Do you have a favourite dish from Friuli?
“Polenta. Frico (fried potatoes with onion and cheese). Tiramisù. And I love my Mum’s lasagne, canederli dumplings and meatballs (my Mum’s from the Trentino region). But if you’ve travelled as much as I have, you’re not only attached to the food of your home country: you become fond of all the food you eat along the way;.”
Is there one particular dish you wish you’d invented yourself?
“There are so many, but particularly Ferran Adrià’s. He’s the father of molecular gastronomy and a pioneer of avant-garde Spanish cuisine. His spherification technique, which involves making small spheres that burst in the mouth and release their flavour, is absolutely genius.”
Where did you get your passion for cooking?
“From my Mum, Wanda. When I finished middle school and told my Dad Vittorino I wanted to be a chef, he warned me about the limitations of the profession. But he couldn’t change my mind, and I enrolled in catering school. When my parents saw what I had achieved, they began to understand my decision: they realised it was my whole life.”
Does food feed the soul as well as the body?
“It definitely feeds the body and the senses, but it can also affect our soul or rather the way we feel. I’ll give you an example. I’m a huge football fan, and I support Barcelona. If my team wins, or plays well but loses, it puts me in a good mood. Similarly, when I go to the restaurant, the food I eat can change my mood: I might go in angry but leave happy.”
What are lunch and dinner like at “Inkiostro”?

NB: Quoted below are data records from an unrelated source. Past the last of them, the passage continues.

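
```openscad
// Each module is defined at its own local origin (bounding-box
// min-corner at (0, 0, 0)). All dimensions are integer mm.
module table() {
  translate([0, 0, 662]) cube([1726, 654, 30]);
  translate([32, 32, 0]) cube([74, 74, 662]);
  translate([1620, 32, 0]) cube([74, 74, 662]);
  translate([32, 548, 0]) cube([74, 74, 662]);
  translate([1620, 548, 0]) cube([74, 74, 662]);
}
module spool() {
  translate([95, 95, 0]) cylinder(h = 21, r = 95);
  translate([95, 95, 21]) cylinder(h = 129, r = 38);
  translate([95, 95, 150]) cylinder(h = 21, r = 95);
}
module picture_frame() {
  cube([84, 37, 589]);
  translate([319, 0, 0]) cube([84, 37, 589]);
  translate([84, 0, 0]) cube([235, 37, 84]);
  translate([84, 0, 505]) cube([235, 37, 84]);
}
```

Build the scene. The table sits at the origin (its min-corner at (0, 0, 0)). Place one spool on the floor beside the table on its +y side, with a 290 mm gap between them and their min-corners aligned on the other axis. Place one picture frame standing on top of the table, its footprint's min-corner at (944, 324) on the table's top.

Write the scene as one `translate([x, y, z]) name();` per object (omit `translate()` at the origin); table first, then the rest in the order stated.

table();
translate([0, 944, 0]) spool();
translate([944, 324, 692]) picture_frame();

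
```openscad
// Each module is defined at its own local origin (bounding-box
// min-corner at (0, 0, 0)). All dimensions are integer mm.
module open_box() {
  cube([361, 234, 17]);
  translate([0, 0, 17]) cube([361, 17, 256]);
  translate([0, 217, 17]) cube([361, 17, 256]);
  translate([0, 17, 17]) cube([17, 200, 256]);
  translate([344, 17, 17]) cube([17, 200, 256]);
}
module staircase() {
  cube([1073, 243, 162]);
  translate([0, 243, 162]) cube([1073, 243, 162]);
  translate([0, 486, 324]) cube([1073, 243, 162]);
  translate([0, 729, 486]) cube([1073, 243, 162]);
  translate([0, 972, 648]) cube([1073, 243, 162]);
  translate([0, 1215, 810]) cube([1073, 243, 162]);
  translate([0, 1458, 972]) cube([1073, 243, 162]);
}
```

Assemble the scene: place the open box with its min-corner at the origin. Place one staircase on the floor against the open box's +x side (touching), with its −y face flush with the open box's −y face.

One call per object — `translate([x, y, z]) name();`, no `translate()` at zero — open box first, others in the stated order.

open_box();
translate([361, 0, 0]) staircase();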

“It’s all about discovering new flavours. There’s a vegetable garden behind the restaurant where we grow unusual plants like fish mint, which I use in my cooking….”
What does your increasing influence as a chef mean to you?
“The more influential you are, the more there is to do… You have to work as hard as you can. When you start out on this journey, you know it will be uphill, and that you’ll have to give people joy and enthusiasm, not anger or tiredness. It’s joy and enthusiasm, not food, that customers really appreciate.”